Gravity Bound Love

With a Blood Path

Therefore I tell you, her sins, which are many, are forgiven—for she loved much. But he who is forgiven little, loves little.

Luke 7:47

True recognition of the magnitude of my sins—or if you prefer, my character defects—unlocks one of two paths.

As former drinkers we have the distinct advantage of having lived two lives more fully than many.

The vivid days of our drinking and the lives that we have now turned our back on and walked away from are still with us to varying degrees.

Not just the blurry details we barely remember or the sleepless nights we long to forget. Not just the earlier days of joy and camaraderie before we lost control.

The whole thing.

We have walked through, and fallen down in the valley of the shadow of death. But we have been given a new life and with it a well of hope that cannot run dry unless we wall ourselves off from others.

So we come to a divergence.

One path leads us toward a renewed effort at being good and loving toward others, enjoying the fruits of sobriety and the good fortune of having come out of our fog.
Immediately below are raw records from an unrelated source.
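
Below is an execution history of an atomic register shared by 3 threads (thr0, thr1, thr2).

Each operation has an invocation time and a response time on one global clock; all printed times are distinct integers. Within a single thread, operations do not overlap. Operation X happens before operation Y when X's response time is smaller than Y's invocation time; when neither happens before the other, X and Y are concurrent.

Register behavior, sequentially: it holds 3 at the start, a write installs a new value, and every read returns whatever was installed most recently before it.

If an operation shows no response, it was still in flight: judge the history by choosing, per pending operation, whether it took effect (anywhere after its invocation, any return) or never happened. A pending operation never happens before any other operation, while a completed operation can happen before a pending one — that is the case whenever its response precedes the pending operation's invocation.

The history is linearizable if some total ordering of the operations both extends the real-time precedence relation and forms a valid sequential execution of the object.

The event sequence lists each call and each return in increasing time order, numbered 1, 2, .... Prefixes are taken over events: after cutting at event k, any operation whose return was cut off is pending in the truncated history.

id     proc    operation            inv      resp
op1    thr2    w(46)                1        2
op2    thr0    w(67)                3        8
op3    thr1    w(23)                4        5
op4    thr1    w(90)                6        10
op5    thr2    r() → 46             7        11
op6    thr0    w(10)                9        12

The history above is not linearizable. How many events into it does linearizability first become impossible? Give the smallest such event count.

11

events 1..10 are still linearizable — one witness is op1, op2, op3, op4:
step 1: op1 w(46) — value 46
step 2: op2 w(67) — value 67
step 3: op3 w(23) — value 23
step 4: op4 w(90) — value 90
adding event 11 (op5 responds at 11) leaves no legal real-time order
no completion choice of the 1 pending operation (op6) rescues it — every subset was tried
sample order op1, op2, op3, op4, op5 (pending dropped) stalls at step 5 — op5 r() → 46 has no legal effect
sample order op1, op2, op3, op5, op4 (pending dropped) stalls at step 4 — op5 r() → 46 has no legal effect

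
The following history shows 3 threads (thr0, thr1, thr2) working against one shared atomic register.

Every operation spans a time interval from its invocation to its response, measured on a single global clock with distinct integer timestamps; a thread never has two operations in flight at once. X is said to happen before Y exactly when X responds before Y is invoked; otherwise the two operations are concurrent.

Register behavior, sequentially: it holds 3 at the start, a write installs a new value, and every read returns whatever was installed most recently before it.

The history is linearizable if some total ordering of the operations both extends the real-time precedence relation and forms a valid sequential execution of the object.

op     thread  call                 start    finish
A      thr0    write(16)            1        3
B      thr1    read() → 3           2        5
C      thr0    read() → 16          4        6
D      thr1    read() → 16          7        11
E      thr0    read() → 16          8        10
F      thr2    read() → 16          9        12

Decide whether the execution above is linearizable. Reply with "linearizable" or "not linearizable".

linearizable

a witness: B, A, C, D, E, F
1. B read() → 3, leaving value 3
2. A write(16), leaving value 16
3. C read() → 16, leaving value 16
4. D read() → 16, leaving value 16
5. E read() → 16, leaving value 16
6. F read() → 16, leaving value 16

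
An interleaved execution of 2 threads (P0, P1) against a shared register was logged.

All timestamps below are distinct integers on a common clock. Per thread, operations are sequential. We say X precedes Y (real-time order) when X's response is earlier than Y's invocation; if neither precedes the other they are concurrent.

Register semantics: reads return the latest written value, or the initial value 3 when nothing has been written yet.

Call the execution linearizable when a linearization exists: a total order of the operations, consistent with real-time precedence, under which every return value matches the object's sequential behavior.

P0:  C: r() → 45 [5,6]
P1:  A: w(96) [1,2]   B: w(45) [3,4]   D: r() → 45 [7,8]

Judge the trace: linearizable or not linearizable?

one valid linearization: A, B, C, D
step 1: A w(96) — value 96
step 2: B w(45) — value 45
step 3: C r() → 45 — value 45
step 4: D r() → 45 — value 45

linearizable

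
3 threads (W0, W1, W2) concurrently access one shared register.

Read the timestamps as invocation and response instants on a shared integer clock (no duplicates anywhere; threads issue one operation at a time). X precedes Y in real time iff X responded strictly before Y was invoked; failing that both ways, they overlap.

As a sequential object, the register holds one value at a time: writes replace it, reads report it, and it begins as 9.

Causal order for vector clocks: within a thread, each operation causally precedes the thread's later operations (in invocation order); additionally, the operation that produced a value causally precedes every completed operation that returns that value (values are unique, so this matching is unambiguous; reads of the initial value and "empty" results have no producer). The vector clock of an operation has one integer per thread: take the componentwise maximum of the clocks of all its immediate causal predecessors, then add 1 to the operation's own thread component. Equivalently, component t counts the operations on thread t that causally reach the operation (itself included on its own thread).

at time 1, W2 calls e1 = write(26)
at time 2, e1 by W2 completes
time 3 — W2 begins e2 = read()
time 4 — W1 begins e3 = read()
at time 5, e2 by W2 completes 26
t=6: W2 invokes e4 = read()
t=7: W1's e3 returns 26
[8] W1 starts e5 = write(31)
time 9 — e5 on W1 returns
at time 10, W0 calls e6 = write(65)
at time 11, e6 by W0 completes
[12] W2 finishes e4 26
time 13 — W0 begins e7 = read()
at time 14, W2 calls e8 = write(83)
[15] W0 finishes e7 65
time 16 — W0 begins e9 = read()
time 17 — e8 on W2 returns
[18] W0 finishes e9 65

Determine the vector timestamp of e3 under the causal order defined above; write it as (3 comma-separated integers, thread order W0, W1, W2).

no predecessors for e1 (invoked 1): W2 increments from zero → (0, 0, 1)
no predecessors for e6 (invoked 10): W0 increments from zero → (1, 0, 0)
e2, invoked 3, takes VC(e1)=(0, 0, 1) under max, adds 1 for W2 → (0, 0, 2)
e3, invoked 4, takes VC(e1)=(0, 0, 1) under max, adds 1 for W1 → (0, 1, 1)
e7, invoked 13, takes VC(e6)=(1, 0, 0) under max, adds 1 for W0 → (2, 0, 0)
e4, invoked 6, takes VC(e1)=(0, 0, 1), VC(e2)=(0, 0, 2) under max, adds 1 for W2 → (0, 0, 3)
e5, invoked 8, takes VC(e3)=(0, 1, 1) under max, adds 1 for W1 → (0, 2, 1)
e9, invoked 16, takes VC(e6)=(1, 0, 0), VC(e7)=(2, 0, 0) under max, adds 1 for W0 → (3, 0, 0)
e8, invoked 14, takes VC(e4)=(0, 0, 3) under max, adds 1 for W2 → (0, 0, 4)
target: VC(e3) = (0, 1, 1)

(0, 1, 1)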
And we enjoy these things while allowing ourselves most of the credit.

The distant path ahead looks straight, flat, and bright. But we can’t make out exactly where it goes.

The second path leads first uphill into the rocky, self-reflective woods of regret and remorse and repentance.

It hurts more in the beginning, not less. Our need of God and our acknowledgement of how far lost we had become is paralyzing.

But we accept that he will provide a way, and that our best thinking got us here. We begin to follow him through the thicket and we usually need a loving friend to kick our butts into action at this point.

This is where love is born.

We are now realizing that nothing, even our own sober happiness, accounts for much of anything beyond fleeting pleasure. This is the same result as our drinking.

So we look for how love can pour out of us. Our salvation should be evidenced by this.

Sin cut us, and many bled out. Thank God it didn’t kill us.

The defects of character we were ashamed of now mark the trail for others.

God, use my wounds to show others the path.